In my day, every class was identified by a number. The digits to the left of the dot identified the course number, such as mathematics or chemistry, while the digits to the right identified the individual classes.Who can tell me the names of the classes? I'll give you a freebie - drop cards are what students used to drop a class that they later decided they didn't want to take. The deadline was usually six weeks after the semester started, which was long enough to have taken at least one exam and turned in a couple of problem sets.
To my credit, I think there was only one class I actually dropped - a class on computer programming offered by Course 6 (Electrical Engineering and Computer Science, you plebes). Let's just say that Fortran and I were not the best of friends. There were three levels of Hell that had to be traversed in order to reach Success - 1. The program had to compile; 2. Once it compiled, it had to run; and 3. Once it ran, it had to give you the correct answer. This was the equivalent of running an obstacle course that's like a game of snakes and ladders. I didn't have that kind of patience...

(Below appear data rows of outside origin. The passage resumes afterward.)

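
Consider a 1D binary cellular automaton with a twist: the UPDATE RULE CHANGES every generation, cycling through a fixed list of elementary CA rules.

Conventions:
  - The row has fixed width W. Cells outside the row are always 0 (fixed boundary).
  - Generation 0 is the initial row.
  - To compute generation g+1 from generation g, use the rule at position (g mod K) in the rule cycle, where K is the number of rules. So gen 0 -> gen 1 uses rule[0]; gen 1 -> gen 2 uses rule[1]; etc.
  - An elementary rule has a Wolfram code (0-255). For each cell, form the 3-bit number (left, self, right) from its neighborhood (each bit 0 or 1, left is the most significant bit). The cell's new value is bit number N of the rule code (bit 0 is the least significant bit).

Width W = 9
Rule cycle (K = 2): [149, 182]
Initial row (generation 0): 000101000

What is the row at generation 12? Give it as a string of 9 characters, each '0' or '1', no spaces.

Answer: 111111010

Derivation:
Gen 0: 000101000
Gen 1 (rule 149): 110101111
Gen 2 (rule 182): 001110110
Gen 3 (rule 149): 100100001
Gen 4 (rule 182): 111110011
Gen 5 (rule 149): 011101000
Gen 6 (rule 182): 101011100
Gen 7 (rule 149): 101001011
Gen 8 (rule 182): 111111100
Gen 9 (rule 149): 011111011
Gen 10 (rule 182): 101110100
Gen 11 (rule 149): 100100111
Gen 12 (rule 182): 111111010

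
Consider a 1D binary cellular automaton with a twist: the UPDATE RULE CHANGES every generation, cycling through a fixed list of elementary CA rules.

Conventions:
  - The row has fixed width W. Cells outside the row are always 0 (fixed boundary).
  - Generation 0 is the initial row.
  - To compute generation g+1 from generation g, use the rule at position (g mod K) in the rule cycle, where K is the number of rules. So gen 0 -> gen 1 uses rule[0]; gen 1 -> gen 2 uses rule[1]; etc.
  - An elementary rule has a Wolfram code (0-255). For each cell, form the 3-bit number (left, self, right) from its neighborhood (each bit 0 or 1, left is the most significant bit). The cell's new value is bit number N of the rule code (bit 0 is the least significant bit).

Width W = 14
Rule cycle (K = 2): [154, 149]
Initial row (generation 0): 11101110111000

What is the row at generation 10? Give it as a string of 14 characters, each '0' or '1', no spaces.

Gen 0: 11101110111000
Gen 1 (rule 154): 11001100110100
Gen 2 (rule 149): 00100010000111
Gen 3 (rule 154): 01010101001110
Gen 4 (rule 149): 01010101100101
Gen 5 (rule 154): 10000001011000
Gen 6 (rule 149): 11111101000111
Gen 7 (rule 154): 11111000101110
Gen 8 (rule 149): 01110110100101
Gen 9 (rule 154): 11100100011000
Gen 10 (rule 149): 01010111000111

Answer: 01010111000111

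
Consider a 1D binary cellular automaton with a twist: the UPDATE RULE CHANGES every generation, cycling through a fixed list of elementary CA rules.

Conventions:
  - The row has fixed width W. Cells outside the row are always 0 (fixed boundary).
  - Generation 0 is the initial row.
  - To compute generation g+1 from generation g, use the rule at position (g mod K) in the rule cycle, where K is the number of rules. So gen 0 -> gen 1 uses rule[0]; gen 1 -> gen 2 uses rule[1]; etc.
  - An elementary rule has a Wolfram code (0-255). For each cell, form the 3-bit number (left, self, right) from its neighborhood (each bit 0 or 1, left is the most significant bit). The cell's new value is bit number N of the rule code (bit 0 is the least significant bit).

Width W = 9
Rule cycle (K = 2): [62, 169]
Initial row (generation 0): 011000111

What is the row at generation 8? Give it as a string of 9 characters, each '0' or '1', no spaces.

Answer: 011110011

Derivation:
Gen 0: 011000111
Gen 1 (rule 62): 110101100
Gen 2 (rule 169): 101011001
Gen 3 (rule 62): 111110111
Gen 4 (rule 169): 111101110
Gen 5 (rule 62): 100011001
Gen 6 (rule 169): 001010000
Gen 7 (rule 62): 011111000
Gen 8 (rule 169): 011110011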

I'll post more on computers at a later date.
Looks like class of 1974 to me. Didn't your official Fortran Coloring Book teach you all you needed to know? Still have mine around somewhere.
ReplyDeleteI had one 2.01 (Structures offered by MechE) professor who decided we needed to learn programming. He handed each of us a stack of already-coded Fortran punch cards -- with strict instructions to keep them in order -- and told us to run the batch overnight, then pick up the printout and turn it in. Didn't learn anything except how to submit a card batch, which itself became useless when the Computing Center went to interactive terminals the next year or so.